Dari proses pendapilan tersebut, dia mempertanyakan proses pada Undang-Undang Nomor 17 Tahun 2009 tentang Pemilu yang mengatur dapil menjadi bagian yang terlampir pada UU. Contohnya penggabungan Kota Bogor dan Kabupaten Cianjur masuk dalam dapil Jawa Barat (Jabar) 3.

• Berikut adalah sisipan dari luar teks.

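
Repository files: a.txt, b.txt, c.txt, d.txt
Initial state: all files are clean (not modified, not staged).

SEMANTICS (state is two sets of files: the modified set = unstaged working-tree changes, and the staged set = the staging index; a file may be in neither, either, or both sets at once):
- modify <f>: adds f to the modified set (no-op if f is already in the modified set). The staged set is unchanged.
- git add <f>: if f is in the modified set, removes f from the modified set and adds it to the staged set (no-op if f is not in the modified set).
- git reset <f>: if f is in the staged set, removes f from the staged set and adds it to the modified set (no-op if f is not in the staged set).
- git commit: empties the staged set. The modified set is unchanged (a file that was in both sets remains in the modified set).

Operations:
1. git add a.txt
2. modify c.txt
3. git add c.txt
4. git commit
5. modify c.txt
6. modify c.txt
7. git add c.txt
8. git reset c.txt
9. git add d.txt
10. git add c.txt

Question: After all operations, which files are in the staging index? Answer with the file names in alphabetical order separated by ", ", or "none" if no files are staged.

Answer: c.txt

Derivation:
After op 1 (git add a.txt): modified={none} staged={none}
After op 2 (modify c.txt): modified={c.txt} staged={none}
After op 3 (git add c.txt): modified={none} staged={c.txt}
After op 4 (git commit): modified={none} staged={none}
After op 5 (modify c.txt): modified={c.txt} staged={none}
After op 6 (modify c.txt): modified={c.txt} staged={none}
After op 7 (git add c.txt): modified={none} staged={c.txt}
After op 8 (git reset c.txt): modified={c.txt} staged={none}
After op 9 (git add d.txt): modified={c.txt} staged={none}
After op 10 (git add c.txt): modified={none} staged={c.txt}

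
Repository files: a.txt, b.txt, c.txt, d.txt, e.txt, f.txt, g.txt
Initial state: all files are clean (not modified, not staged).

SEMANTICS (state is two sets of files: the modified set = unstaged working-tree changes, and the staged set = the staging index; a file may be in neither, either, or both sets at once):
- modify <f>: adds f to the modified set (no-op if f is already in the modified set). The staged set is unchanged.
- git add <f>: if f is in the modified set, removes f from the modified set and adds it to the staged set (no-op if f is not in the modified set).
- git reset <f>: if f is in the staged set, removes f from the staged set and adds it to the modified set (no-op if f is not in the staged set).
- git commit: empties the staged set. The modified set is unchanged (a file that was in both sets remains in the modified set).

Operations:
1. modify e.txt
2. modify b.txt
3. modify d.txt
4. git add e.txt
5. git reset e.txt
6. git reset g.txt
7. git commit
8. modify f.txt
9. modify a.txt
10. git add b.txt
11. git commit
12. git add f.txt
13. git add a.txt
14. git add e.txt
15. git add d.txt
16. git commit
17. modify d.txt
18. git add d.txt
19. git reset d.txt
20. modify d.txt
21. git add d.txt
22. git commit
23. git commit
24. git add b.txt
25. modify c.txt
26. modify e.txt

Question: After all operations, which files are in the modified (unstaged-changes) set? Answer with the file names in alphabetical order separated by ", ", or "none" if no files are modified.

Answer: c.txt, e.txt

Derivation:
After op 1 (modify e.txt): modified={e.txt} staged={none}
After op 2 (modify b.txt): modified={b.txt, e.txt} staged={none}
After op 3 (modify d.txt): modified={b.txt, d.txt, e.txt} staged={none}
After op 4 (git add e.txt): modified={b.txt, d.txt} staged={e.txt}
After op 5 (git reset e.txt): modified={b.txt, d.txt, e.txt} staged={none}
After op 6 (git reset g.txt): modified={b.txt, d.txt, e.txt} staged={none}
After op 7 (git commit): modified={b.txt, d.txt, e.txt} staged={none}
After op 8 (modify f.txt): modified={b.txt, d.txt, e.txt, f.txt} staged={none}
After op 9 (modify a.txt): modified={a.txt, b.txt, d.txt, e.txt, f.txt} staged={none}
After op 10 (git add b.txt): modified={a.txt, d.txt, e.txt, f.txt} staged={b.txt}
After op 11 (git commit): modified={a.txt, d.txt, e.txt, f.txt} staged={none}
After op 12 (git add f.txt): modified={a.txt, d.txt, e.txt} staged={f.txt}
After op 13 (git add a.txt): modified={d.txt, e.txt} staged={a.txt, f.txt}
After op 14 (git add e.txt): modified={d.txt} staged={a.txt, e.txt, f.txt}
After op 15 (git add d.txt): modified={none} staged={a.txt, d.txt, e.txt, f.txt}
After op 16 (git commit): modified={none} staged={none}
After op 17 (modify d.txt): modified={d.txt} staged={none}
After op 18 (git add d.txt): modified={none} staged={d.txt}
After op 19 (git reset d.txt): modified={d.txt} staged={none}
After op 20 (modify d.txt): modified={d.txt} staged={none}
After op 21 (git add d.txt): modified={none} staged={d.txt}
After op 22 (git commit): modified={none} staged={none}
After op 23 (git commit): modified={none} staged={none}
After op 24 (git add b.txt): modified={none} staged={none}
After op 25 (modify c.txt): modified={c.txt} staged={none}
After op 26 (modify e.txt): modified={c.txt, e.txt} staged={none}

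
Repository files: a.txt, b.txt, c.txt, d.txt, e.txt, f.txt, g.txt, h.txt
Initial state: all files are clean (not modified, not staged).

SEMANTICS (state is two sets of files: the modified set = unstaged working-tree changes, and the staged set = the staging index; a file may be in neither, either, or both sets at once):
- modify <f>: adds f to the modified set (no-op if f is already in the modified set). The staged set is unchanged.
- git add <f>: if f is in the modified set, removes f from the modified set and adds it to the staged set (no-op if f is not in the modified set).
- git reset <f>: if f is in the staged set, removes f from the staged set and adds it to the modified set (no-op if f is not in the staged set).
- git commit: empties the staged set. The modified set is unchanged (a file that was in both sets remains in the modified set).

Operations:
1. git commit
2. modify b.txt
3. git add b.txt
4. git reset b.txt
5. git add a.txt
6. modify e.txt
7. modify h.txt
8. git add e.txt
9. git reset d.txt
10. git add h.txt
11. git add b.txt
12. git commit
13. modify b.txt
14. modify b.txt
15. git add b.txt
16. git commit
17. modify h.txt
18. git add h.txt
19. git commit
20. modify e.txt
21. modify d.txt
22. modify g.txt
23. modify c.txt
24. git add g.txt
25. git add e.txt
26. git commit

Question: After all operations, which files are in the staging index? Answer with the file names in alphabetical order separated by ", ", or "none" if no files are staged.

After op 1 (git commit): modified={none} staged={none}
After op 2 (modify b.txt): modified={b.txt} staged={none}
After op 3 (git add b.txt): modified={none} staged={b.txt}
After op 4 (git reset b.txt): modified={b.txt} staged={none}
After op 5 (git add a.txt): modified={b.txt} staged={none}
After op 6 (modify e.txt): modified={b.txt, e.txt} staged={none}
After op 7 (modify h.txt): modified={b.txt, e.txt, h.txt} staged={none}
After op 8 (git add e.txt): modified={b.txt, h.txt} staged={e.txt}
After op 9 (git reset d.txt): modified={b.txt, h.txt} staged={e.txt}
After op 10 (git add h.txt): modified={b.txt} staged={e.txt, h.txt}
After op 11 (git add b.txt): modified={none} staged={b.txt, e.txt, h.txt}
After op 12 (git commit): modified={none} staged={none}
After op 13 (modify b.txt): modified={b.txt} staged={none}
After op 14 (modify b.txt): modified={b.txt} staged={none}
After op 15 (git add b.txt): modified={none} staged={b.txt}
After op 16 (git commit): modified={none} staged={none}
After op 17 (modify h.txt): modified={h.txt} staged={none}
After op 18 (git add h.txt): modified={none} staged={h.txt}
After op 19 (git commit): modified={none} staged={none}
After op 20 (modify e.txt): modified={e.txt} staged={none}
After op 21 (modify d.txt): modified={d.txt, e.txt} staged={none}
After op 22 (modify g.txt): modified={d.txt, e.txt, g.txt} staged={none}
After op 23 (modify c.txt): modified={c.txt, d.txt, e.txt, g.txt} staged={none}
After op 24 (git add g.txt): modified={c.txt, d.txt, e.txt} staged={g.txt}
After op 25 (git add e.txt): modified={c.txt, d.txt} staged={e.txt, g.txt}
After op 26 (git commit): modified={c.txt, d.txt} staged={none}

Answer: none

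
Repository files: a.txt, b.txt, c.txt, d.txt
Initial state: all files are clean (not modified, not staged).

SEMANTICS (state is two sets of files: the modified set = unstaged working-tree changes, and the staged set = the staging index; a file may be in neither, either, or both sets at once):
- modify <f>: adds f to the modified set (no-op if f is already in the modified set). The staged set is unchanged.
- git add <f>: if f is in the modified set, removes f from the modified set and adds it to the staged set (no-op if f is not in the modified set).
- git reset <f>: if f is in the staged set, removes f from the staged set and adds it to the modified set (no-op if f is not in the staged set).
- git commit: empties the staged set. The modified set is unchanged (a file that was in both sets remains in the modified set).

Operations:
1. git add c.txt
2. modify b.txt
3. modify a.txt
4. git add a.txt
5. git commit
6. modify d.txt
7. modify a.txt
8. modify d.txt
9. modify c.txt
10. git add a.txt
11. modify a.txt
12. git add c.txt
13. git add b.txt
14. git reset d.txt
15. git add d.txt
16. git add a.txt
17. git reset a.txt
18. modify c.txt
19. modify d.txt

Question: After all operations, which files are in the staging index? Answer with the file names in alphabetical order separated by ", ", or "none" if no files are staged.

After op 1 (git add c.txt): modified={none} staged={none}
After op 2 (modify b.txt): modified={b.txt} staged={none}
After op 3 (modify a.txt): modified={a.txt, b.txt} staged={none}
After op 4 (git add a.txt): modified={b.txt} staged={a.txt}
After op 5 (git commit): modified={b.txt} staged={none}
After op 6 (modify d.txt): modified={b.txt, d.txt} staged={none}
After op 7 (modify a.txt): modified={a.txt, b.txt, d.txt} staged={none}
After op 8 (modify d.txt): modified={a.txt, b.txt, d.txt} staged={none}
After op 9 (modify c.txt): modified={a.txt, b.txt, c.txt, d.txt} staged={none}
After op 10 (git add a.txt): modified={b.txt, c.txt, d.txt} staged={a.txt}
After op 11 (modify a.txt): modified={a.txt, b.txt, c.txt, d.txt} staged={a.txt}
After op 12 (git add c.txt): modified={a.txt, b.txt, d.txt} staged={a.txt, c.txt}
After op 13 (git add b.txt): modified={a.txt, d.txt} staged={a.txt, b.txt, c.txt}
After op 14 (git reset d.txt): modified={a.txt, d.txt} staged={a.txt, b.txt, c.txt}
After op 15 (git add d.txt): modified={a.txt} staged={a.txt, b.txt, c.txt, d.txt}
After op 16 (git add a.txt): modified={none} staged={a.txt, b.txt, c.txt, d.txt}
After op 17 (git reset a.txt): modified={a.txt} staged={b.txt, c.txt, d.txt}
After op 18 (modify c.txt): modified={a.txt, c.txt} staged={b.txt, c.txt, d.txt}
After op 19 (modify d.txt): modified={a.txt, c.txt, d.txt} staged={b.txt, c.txt, d.txt}

Answer: b.txt, c.txt, d.txt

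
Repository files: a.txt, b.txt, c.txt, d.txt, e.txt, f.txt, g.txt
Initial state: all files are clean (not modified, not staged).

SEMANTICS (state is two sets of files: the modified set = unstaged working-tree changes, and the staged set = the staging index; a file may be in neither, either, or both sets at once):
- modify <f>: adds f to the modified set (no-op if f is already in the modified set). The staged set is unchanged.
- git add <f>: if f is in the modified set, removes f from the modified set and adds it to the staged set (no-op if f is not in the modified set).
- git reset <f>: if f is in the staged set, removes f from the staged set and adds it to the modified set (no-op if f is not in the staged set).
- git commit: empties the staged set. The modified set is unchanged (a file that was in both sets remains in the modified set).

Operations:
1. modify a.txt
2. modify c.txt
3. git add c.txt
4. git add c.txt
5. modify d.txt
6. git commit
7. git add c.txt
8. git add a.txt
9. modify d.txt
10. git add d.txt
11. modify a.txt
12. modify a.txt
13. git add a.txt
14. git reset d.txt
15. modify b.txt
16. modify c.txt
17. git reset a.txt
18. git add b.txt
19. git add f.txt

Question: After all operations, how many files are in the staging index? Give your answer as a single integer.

Answer: 1

Derivation:
After op 1 (modify a.txt): modified={a.txt} staged={none}
After op 2 (modify c.txt): modified={a.txt, c.txt} staged={none}
After op 3 (git add c.txt): modified={a.txt} staged={c.txt}
After op 4 (git add c.txt): modified={a.txt} staged={c.txt}
After op 5 (modify d.txt): modified={a.txt, d.txt} staged={c.txt}
After op 6 (git commit): modified={a.txt, d.txt} staged={none}
After op 7 (git add c.txt): modified={a.txt, d.txt} staged={none}
After op 8 (git add a.txt): modified={d.txt} staged={a.txt}
After op 9 (modify d.txt): modified={d.txt} staged={a.txt}
After op 10 (git add d.txt): modified={none} staged={a.txt, d.txt}
After op 11 (modify a.txt): modified={a.txt} staged={a.txt, d.txt}
After op 12 (modify a.txt): modified={a.txt} staged={a.txt, d.txt}
After op 13 (git add a.txt): modified={none} staged={a.txt, d.txt}
After op 14 (git reset d.txt): modified={d.txt} staged={a.txt}
After op 15 (modify b.txt): modified={b.txt, d.txt} staged={a.txt}
After op 16 (modify c.txt): modified={b.txt, c.txt, d.txt} staged={a.txt}
After op 17 (git reset a.txt): modified={a.txt, b.txt, c.txt, d.txt} staged={none}
After op 18 (git add b.txt): modified={a.txt, c.txt, d.txt} staged={b.txt}
After op 19 (git add f.txt): modified={a.txt, c.txt, d.txt} staged={b.txt}
Final staged set: {b.txt} -> count=1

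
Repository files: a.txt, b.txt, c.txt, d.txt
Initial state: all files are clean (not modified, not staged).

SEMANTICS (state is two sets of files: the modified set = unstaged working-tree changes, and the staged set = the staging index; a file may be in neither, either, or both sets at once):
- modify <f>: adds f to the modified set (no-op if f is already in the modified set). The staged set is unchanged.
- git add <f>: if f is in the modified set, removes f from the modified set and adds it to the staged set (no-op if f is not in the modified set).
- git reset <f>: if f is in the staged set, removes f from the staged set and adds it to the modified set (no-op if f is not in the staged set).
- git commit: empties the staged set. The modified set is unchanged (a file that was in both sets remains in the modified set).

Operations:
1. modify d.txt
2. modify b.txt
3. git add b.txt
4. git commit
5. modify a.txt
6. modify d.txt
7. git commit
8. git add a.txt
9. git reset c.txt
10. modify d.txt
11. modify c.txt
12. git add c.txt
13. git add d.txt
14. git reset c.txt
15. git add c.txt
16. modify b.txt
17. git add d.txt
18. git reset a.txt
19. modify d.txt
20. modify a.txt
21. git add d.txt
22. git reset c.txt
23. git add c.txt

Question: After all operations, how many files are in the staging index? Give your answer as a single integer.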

“Oke semisal, karena ada alasan tidak sesuai dengan kuota minimalnya (Kota Bogor untuk menjadi 1 dapil dari jumlah penduduk yang kurang). Lantas kenapa, harus menyalahi prinsip pendapilan integritas wilayah dengan menggabung ke Kabupaten Cianjur. Itu, karena memang sejak awal kita tidak pernah menghitung proses pendapilan secara proporsional dan transparan,” ujar Heroik.
Dia mengkritisi jika penyebab proses pendapilan yang langsung melampirkan ke dalam UU Pemilu, menjadikan pembentukan dapil seperti urusan dari internal partai melalui DPR selaku penyusun undang-undang.
“Ya, memang benar ini menjadi arena kompetisi partai, tetapi dapil itu kan menjadi hak politik warga negara untuk bagaimana representasi politiknya dapat sebangun,” tegas dia.
Atas hal itu, dia mengatakan, jika pada proses pendistribusian dan alokasi untuk setiap Dapil harus mengedepankan prinsip-prinsip, proposionalistas, integritas wilayah, sampai khohesivitas masyarakat.
“Saya ambil contoh Kota Bogor, semisal Warga Kota Bogor, kenapa harus digabungkan dengan warga Kabupaten Ciajur, kenapa harus digabungkan? Padahal konteks demografinya berbeda, kebutuhan representasinya politiknya pun berbeda, treatment kebijakan pun bisa berbeda dari masing-masing wakilnya nanti,” terangnya.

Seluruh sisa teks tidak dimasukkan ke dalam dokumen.